RCADE allows customers to customize analyses to address their specific mission needs and can gain operational insight from a campaign level view. They further explained Raytheon has developed composable hardware building blocks that can be used to reduce development time and costs with open standard interfaces (such as MOSA). They have standard building blocks for radar arrays (2x2x2 ft. cubes that can be used to build any size aperture), common power management systems, and steering controls to name a few. These building block provide a software defined aperture that is upgradable remotely using the existing hardware.

On their web site they recently outlined how they are building their SPY-6 radar using these building blocks and GaN technology.

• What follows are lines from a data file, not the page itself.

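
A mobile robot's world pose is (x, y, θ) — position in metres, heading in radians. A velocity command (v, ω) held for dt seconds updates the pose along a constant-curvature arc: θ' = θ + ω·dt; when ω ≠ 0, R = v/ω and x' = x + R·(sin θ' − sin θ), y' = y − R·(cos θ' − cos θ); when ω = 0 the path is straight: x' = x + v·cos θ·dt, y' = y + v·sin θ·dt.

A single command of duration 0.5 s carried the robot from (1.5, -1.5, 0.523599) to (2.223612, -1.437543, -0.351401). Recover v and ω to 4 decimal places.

v = 1.5000, ω = -1.7500

Δθ = -0.351401 − 0.523599 = -0.875000
ω = Δθ/dt = -0.875000/0.5 = -1.7500
R = Δx/(sin θ' − sin θ) = -0.8571
v = R·ω = -0.8571·-1.7500 = 1.5000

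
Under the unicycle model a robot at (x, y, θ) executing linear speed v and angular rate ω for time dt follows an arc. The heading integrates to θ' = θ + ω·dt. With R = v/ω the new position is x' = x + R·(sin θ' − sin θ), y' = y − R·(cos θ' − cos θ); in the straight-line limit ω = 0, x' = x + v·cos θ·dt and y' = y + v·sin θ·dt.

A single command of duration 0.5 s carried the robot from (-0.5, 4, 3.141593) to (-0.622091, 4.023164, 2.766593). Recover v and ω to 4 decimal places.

Δθ = 2.766593 − 3.141593 = -0.375000
ω = Δθ/dt = -0.375000/0.5 = -0.7500
R = Δx/(sin θ' − sin θ) = -0.3333
v = R·ω = -0.3333·-0.7500 = 0.2500

v = 0.2500, ω = -0.7500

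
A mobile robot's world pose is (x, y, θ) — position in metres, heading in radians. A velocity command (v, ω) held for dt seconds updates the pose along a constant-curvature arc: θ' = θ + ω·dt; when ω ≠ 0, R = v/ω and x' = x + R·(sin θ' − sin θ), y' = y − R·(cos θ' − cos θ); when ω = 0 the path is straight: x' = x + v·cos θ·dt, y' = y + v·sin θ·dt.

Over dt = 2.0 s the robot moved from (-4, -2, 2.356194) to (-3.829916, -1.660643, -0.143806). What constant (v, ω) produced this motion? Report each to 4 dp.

v = 0.2500, ω = -1.2500

Δθ = -0.143806 − 2.356194 = -2.500000
ω = Δθ/dt = -2.500000/2.0 = -1.2500
R = −Δy/(cos θ' − cos θ) = -0.2000
v = R·ω = -0.2000·-1.2500 = 0.2500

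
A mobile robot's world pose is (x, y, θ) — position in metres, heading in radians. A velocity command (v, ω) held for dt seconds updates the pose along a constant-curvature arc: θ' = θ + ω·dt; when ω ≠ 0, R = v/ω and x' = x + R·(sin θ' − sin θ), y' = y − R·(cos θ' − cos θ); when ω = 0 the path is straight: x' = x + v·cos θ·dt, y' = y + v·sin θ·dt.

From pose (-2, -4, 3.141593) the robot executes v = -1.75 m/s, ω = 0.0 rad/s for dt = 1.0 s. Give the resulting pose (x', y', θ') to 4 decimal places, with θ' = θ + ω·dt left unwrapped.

θ' = 3.1416 + 0.0·1.0 = 3.1416
ω = 0 → straight: x' = -2 + -1.75·cos(3.1416)·1.0 = -0.2500
y' = -4 + -1.75·sin(3.1416)·1.0 = -4.0000

(-0.2500, -4.0000, 3.1416)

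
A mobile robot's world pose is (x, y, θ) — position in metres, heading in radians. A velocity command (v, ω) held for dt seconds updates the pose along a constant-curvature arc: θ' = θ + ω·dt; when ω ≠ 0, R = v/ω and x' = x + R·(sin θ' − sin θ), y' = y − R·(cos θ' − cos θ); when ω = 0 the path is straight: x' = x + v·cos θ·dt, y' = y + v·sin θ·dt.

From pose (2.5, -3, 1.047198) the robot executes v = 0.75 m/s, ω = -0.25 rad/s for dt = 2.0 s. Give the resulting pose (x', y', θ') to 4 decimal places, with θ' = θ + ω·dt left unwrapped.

θ' = 1.0472 + -0.25·2.0 = 0.5472
R = v/ω = 0.75/-0.25 = -3.0000
x' = 2.5 + -3.0000·(sin 0.5472 − sin 1.0472) = 3.5372
y' = -3 − -3.0000·(cos 0.5472 − cos 1.0472) = -1.9380

(3.5372, -1.9380, 0.5472)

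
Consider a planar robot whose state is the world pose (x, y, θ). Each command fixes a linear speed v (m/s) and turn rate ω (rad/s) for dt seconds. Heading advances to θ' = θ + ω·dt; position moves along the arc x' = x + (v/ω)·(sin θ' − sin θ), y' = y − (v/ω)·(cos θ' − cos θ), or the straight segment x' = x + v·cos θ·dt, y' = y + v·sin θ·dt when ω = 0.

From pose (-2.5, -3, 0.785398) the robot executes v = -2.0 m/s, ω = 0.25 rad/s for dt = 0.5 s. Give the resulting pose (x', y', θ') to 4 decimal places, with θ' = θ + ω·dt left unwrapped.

θ' = 0.7854 + 0.25·0.5 = 0.9104
R = v/ω = -2.0/0.25 = -8.0000
x' = -2.5 + -8.0000·(sin 0.9104 − sin 0.7854) = -3.1611
y' = -3 − -8.0000·(cos 0.9104 − cos 0.7854) = -3.7494

(-3.1611, -3.7494, 0.9104)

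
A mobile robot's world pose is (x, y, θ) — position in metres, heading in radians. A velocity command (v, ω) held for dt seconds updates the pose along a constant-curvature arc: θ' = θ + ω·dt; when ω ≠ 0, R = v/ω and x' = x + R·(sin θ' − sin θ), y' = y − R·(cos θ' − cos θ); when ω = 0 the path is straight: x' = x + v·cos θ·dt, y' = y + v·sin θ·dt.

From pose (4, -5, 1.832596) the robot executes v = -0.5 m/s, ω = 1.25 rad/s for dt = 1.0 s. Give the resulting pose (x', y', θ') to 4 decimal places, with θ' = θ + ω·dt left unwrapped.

θ' = 1.8326 + 1.25·1.0 = 3.0826
R = v/ω = -0.5/1.25 = -0.4000
x' = 4 + -0.4000·(sin 3.0826 − sin 1.8326) = 4.3628
y' = -5 − -0.4000·(cos 3.0826 − cos 1.8326) = -5.2958

(4.3628, -5.2958, 3.0826)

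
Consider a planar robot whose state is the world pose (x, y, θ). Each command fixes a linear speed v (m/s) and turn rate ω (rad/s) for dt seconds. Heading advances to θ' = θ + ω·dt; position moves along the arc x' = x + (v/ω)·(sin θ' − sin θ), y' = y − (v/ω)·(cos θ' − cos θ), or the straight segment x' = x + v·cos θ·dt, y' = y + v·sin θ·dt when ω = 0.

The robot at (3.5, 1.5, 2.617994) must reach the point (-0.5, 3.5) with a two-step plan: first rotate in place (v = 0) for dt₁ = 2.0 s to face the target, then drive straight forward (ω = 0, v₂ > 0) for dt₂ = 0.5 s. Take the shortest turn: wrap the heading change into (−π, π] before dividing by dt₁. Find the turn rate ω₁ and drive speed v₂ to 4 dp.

ω₁ = 0.0300, v₂ = 8.9443

heading to target = atan2(3.5−1.5, -0.5−3.5) = 2.6779
Δθ = wrap(2.6779 − 2.6180) = 0.0600; ω₁ = Δθ/dt₁ = 0.0300
distance = √((-0.5−3.5)² + (3.5−1.5)²) = 4.4721; v₂ = distance/dt₂ = 8.9443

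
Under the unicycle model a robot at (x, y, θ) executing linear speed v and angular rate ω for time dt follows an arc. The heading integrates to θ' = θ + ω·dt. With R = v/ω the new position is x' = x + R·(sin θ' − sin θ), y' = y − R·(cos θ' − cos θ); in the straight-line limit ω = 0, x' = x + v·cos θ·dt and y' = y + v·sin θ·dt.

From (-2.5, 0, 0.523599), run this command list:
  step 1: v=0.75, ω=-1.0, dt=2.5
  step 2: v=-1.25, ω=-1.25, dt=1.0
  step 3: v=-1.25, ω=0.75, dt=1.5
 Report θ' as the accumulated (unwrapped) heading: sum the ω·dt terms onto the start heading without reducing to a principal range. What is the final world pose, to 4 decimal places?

step 1: θ'=-1.9764 (R=-0.7500) → pose (-1.4359, -0.9454, -1.9764)
step 2: θ'=-3.2264 (R=1.0000) → pose (-0.4323, -0.3436, -3.2264)
step 3: θ'=-2.1014 (R=-1.6667) → pose (1.1464, 0.4736, -2.1014)

(1.1464, 0.4736, -2.1014)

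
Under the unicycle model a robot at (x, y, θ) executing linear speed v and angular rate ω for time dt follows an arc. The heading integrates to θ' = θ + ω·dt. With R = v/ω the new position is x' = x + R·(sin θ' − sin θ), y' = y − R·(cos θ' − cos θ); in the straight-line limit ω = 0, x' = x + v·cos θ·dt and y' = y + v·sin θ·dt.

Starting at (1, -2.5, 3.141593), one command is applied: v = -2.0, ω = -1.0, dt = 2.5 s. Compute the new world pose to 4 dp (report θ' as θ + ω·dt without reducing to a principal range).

(2.1969, -6.1023, 0.6416)

θ' = 3.1416 + -1.0·2.5 = 0.6416
R = v/ω = -2.0/-1.0 = 2.0000
x' = 1 + 2.0000·(sin 0.6416 − sin 3.1416) = 2.1969
y' = -2.5 − 2.0000·(cos 0.6416 − cos 3.1416) = -6.1023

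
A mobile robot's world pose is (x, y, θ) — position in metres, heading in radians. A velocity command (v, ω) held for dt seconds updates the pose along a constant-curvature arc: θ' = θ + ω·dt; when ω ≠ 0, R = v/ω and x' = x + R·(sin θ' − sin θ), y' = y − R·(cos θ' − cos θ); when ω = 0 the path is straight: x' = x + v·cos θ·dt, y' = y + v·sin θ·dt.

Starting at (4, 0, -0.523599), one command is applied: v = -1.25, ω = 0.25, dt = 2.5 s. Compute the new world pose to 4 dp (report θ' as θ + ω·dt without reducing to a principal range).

θ' = -0.5236 + 0.25·2.5 = 0.1014
R = v/ω = -1.25/0.25 = -5.0000
x' = 4 + -5.0000·(sin 0.1014 − sin -0.5236) = 0.9939
y' = 0 − -5.0000·(cos 0.1014 − cos -0.5236) = 0.6442

(0.9939, 0.6442, 0.1014)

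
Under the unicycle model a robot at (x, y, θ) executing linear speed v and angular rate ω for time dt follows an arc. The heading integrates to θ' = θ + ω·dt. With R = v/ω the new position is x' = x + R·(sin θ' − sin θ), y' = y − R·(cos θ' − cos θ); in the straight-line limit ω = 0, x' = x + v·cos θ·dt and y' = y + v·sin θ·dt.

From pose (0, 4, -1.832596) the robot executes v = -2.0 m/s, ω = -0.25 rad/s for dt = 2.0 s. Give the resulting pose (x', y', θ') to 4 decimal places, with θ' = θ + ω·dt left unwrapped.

(1.9386, 7.4512, -2.3326)

θ' = -1.8326 + -0.25·2.0 = -2.3326
R = v/ω = -2.0/-0.25 = 8.0000
x' = 0 + 8.0000·(sin -2.3326 − sin -1.8326) = 1.9386
y' = 4 − 8.0000·(cos -2.3326 − cos -1.8326) = 7.4512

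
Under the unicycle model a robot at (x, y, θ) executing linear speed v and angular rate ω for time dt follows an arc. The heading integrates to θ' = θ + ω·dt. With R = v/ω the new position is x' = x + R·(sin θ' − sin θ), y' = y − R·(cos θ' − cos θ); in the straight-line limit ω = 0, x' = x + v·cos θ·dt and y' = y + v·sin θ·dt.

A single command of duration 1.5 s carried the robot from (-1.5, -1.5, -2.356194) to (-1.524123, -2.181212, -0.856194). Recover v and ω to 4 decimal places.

Δθ = -0.856194 − -2.356194 = 1.500000
ω = Δθ/dt = 1.500000/1.5 = 1.0000
R = −Δy/(cos θ' − cos θ) = 0.5000
v = R·ω = 0.5000·1.0000 = 0.5000

v = 0.5000, ω = 1.0000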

The Navy plans to install SPY-6 on every new destroyer which is nearly 40 in the next decade, so Raytheon built a 1.7 million square-foot production facility in Andover, Massachusetts, with advanced manufacturing capabilities to build the radars fast enough to meet the Navy’s demand. 

They also cover how Raytheon build a land radar for the Army when they demanded more power with GaN and delivered a prototype in 17 months. This is the Lower Tier Air and Missile Defense Sensor, LTAMDS, that can defend against threats ranging from small, slow drones to ultra-fast hypersonic missiles approaching from several directions at the same time.

Raytheon is evolving to meet the rapidly changing needs of the military with these new platforms. There is new competition from companies like Anduril that is building software configurable products that are off the shelf, so the industry is truly shifting to meet the quickly evolving threats worldwide.